Whether or not Barrett Brown received extra time for linking to a Stratfor credit card info download dump in December of 2011 has been hotly debated on Twitter since last Thursday's hearing, and supporters hope a transcript will help answer questions about it.

Two of Barrett Brown's lawyers seem to be at odds themselves over how much the dismissed credit card info linking charges added to the sentence.

"The reason all of us originally came on this case was the theft charges...and in the end, all of those charges were dismissed without a hearing," Charles Swift told journalists after the sentencing. "And so in a way, although I do not think that, in the end, it had a significant effect on Mr. Brown’s sentence, we are more upset about the potential precedent that it sets on a government that seeks to further and further expand criminality in an effort to control political activity. And so it is the precedent that is set that is most worrisome in that part."

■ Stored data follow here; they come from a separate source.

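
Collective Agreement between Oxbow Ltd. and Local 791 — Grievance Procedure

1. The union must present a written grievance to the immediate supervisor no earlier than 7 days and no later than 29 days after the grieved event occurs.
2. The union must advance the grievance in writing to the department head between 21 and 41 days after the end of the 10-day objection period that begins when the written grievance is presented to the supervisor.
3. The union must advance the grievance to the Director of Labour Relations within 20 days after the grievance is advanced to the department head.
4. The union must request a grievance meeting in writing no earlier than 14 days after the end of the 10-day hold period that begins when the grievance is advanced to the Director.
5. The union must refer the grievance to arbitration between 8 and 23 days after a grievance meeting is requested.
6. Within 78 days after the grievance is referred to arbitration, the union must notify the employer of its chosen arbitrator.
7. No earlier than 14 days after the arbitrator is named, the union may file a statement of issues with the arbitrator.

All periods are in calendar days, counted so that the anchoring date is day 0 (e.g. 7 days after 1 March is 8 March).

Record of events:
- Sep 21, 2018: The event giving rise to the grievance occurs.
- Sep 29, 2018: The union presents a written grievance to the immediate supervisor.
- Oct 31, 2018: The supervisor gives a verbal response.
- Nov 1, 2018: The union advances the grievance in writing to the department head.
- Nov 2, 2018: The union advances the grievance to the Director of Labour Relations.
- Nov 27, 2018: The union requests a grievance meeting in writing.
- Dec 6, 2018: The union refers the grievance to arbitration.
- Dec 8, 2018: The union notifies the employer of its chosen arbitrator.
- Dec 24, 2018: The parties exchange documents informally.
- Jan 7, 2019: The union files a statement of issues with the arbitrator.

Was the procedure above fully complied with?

Step 1 — 7 and 29 days from Sep 21, 2018 (when the grieved event occurs) are Sep 28, 2018 and Oct 20, 2018 respectively; done Sep 29, 2018 — within the window.
Step 2 — 21 and 41 days from Oct 9, 2018 (end of the 10-day objection period, which began when the written grievance is presented to the supervisor on Sep 29, 2018) are Oct 30, 2018 and Nov 19, 2018 respectively; done Nov 1, 2018, which is between those dates.
Step 3 — counting 20 days from Nov 1, 2018 (when the grievance is advanced to the department head) gives a deadline of Nov 21, 2018; done Nov 2, 2018 — timely.
Step 4 — must wait 14 days from Nov 12, 2018 (end of the 10-day hold period, which began when the grievance is advanced to the Director on Nov 2, 2018), so not before Nov 26, 2018; Nov 27, 2018 is on or after that date.
Step 5 — 8 and 23 days from Nov 27, 2018 (when a grievance meeting is requested) are Dec 5, 2018 and Dec 20, 2018 respectively; done Dec 6, 2018 — within the window.
Step 6 — counting 78 days from Dec 6, 2018 (when the grievance is referred to arbitration) gives a deadline of Feb 22, 2019; done Dec 8, 2018 — timely.
Step 7 — must wait 14 days from Dec 8, 2018 (when the arbitrator is named), so not before Dec 22, 2018; done Jan 7, 2019 — permitted.

Yes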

According to Marlo Cadeddu, Brown received an additional year for the expunged linking charges, but since 4 years were for the "threats", the math seems shaky to many observers, pro or con.

Nearly a week after the sentencing hearing, Judge Lindsay issued an order explaining the "manner in which it calculated the advisory guidelines during the sentencing hearing in this case on January 16, 2015."

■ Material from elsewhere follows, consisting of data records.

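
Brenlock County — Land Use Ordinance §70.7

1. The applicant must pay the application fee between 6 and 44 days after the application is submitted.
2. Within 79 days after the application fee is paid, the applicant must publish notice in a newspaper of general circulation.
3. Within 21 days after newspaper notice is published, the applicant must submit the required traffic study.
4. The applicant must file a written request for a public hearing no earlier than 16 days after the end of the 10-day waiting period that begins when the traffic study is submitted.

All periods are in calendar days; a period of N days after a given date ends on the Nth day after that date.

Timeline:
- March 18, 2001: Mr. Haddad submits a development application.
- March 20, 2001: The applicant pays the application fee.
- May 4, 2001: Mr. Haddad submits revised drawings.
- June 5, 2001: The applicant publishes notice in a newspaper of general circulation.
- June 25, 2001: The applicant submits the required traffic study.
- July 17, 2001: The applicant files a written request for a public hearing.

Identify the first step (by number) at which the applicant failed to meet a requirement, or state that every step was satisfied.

Step 1

Step 1 — 6 and 44 days from March 18, 2001 (when the application is submitted) are March 24, 2001 and May 1, 2001 respectively; March 20, 2001 is 4 days too early.
Later steps need not be reached.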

However, as I reported, there is no transcript, yet, and the hearings took place on December 16, 2014 and January 22, 2015. If the judge has his own transcript already, then it should cost only ninety cents a page to place an order for it, as explained to me by his Court Reporter.

The judge also gets the date wrong, further down in his January 28 order, when he adds, "With respect to Defendant's inquiry during the January 16, 2015 sentencing hearing regarding the return of his copy of the Declaration of Independence, Defendant's counsel acknowledged that this is one of the items that Defendant agreed to forfeit as part of his Plea Agreement. Upon further reflection, however, the court can think of no reason why Defendant should have to forfeit his copy of the Declaration of Independence, as it was not used to commit any of the crimes of which he was convicted or used in conjunction with any of these crimes. Thus, notwithstanding the agreement between the parties, the court declines to accept the portion of the Plea Agreement that requires Defendant to forfeit his copy of the Declaration of Independence. Accordingly, the court orders the Government to return Defendant's copy of the Declaration of Independence to his counsel within ten (10) days of the date of this order.

(Editor's Note: I helped provide some research for the Free Barrett website, but I've continued to report objectively and sometimes critically on Brown and his defense.)